Repensar nosso lugar no mundo faz com que acessemos outras histórias sobre a nossa existência. Do mesmo modo que nosso país é uma invenção a partir de uma invasão, as mulheres, enquanto uma categoria discursiva, também são sujeitas inventadas política e economicamente, sendo sua subordinação algo universal, especialmente no ocidente. 

O mundo colonial-branco-masculino-hetero-cisnormativo-burguês utilizou de uma bio-lógica como ideologia para explorar, organizar e categorizar o mundo diferente de si. Para ampliar o domínio de territórios precisou-se marcar e categorizar os corpos nos territórios. O racismo, e tantas outras opressões, é fruto da monocultura colonial, que, como nos diz Geni Nuñez Guarani, afeta principalmente corpos negros e indígenas, mas também a terra. É também por isso que Oyèrónké Oyewùmí fala que em culturas Iorubá, e também indígenas, não havia a categoria homem e/ou mulher, nem crianças e velhos, sendo que o corpo bio-lógico não era a base destas sociedades para definir seus papéis na vida comunitária. Tampouco havia essa separação entre o humano e não humano. Rios são avós. Águas são mães. Bichos e plantas são parentes.

É a partir do movimento de mulheres negras, latinas e caribenhas que o próprio movimento de mulheres começa a ser confrontado, os estudos de gênero começam a ganhar outros corpos e a história do mundo passa a ser contada de outras perspectivas.
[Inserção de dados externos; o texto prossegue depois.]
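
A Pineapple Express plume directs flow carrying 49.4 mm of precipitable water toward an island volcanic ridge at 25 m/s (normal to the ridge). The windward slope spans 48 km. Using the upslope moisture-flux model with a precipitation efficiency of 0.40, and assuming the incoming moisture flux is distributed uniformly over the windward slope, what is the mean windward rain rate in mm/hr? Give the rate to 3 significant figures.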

“Ao reivindicar nossa diferença enquanto mulheres negras, enquanto amefricanas, sabemos bem o quanto trazemos em nós as marcas da exploração econômica e da subordinação racial e sexual. Por isso mesmo, trazemos conosco a marca da libertação de todos e todas. ”  Lélia Gonzalez

 

Havia uma ideia inventada sobre a mulher, mas que em nada se aproximava da vivência de mulheres não brancas. Quando Sojourner Truth, questiona “E eu não sou uma mulher?”, em 1851², ela está problematizando uma outra perspectiva de gênero a partir também da raça, pois tudo que era dito sobre mulheres não fazia parte da realidade dela enquanto mulher negra, com múltiplas jornadas de trabalho e opressões, inclusive de mulheres brancas.

 

“Eu não sou livre enquanto alguma mulher não o for, mesmo quando as correntes dela forem muito diferentes das minhas.”

Audre Lorde

 

A dominação branca masculina hetero cisnormativa e burguesa sobre a produção de discursos políticos de conhecimento em relação a vida, especificamente sobre a vida das mulheres, dificultou e ainda dificulta muitos acessos e oportunidades. Entretanto, a re-união delas, especificamente no sul global, entre mulheres negras, latinas e caribenhas, vem para internacionalizar os discursos e olhares, e combater o racismo e o machismo sofrido pelas mulheres negras no mundo. Essa re-união também reivindica por políticas públicas de combate às opressões de raça e gênero que atravessam suas vidas. O dia 25 de julho, Dia Internacional da Mulher Negra Latino-Americana e Caribenha, é marcado mundialmente desde 1992. 

No Brasil, através da Lei 12.987/2014, ficou estabelecido que o dia 25 de julho é o Dia Nacional de Tereza de Benguela e da Mulher Negra. Tereza de Benguela é, na história do Brasil, uma líder quilombola do Quilombo Quariterê, localizado na fronteira do Mato Grosso com a Bolívia. Ela é conhecida também como a Rainha Tereza do Pantanal, liderando democraticamente por 20 anos a resistência afro-indígena contra o governo nacional escravagista em meados dos anos de 1700.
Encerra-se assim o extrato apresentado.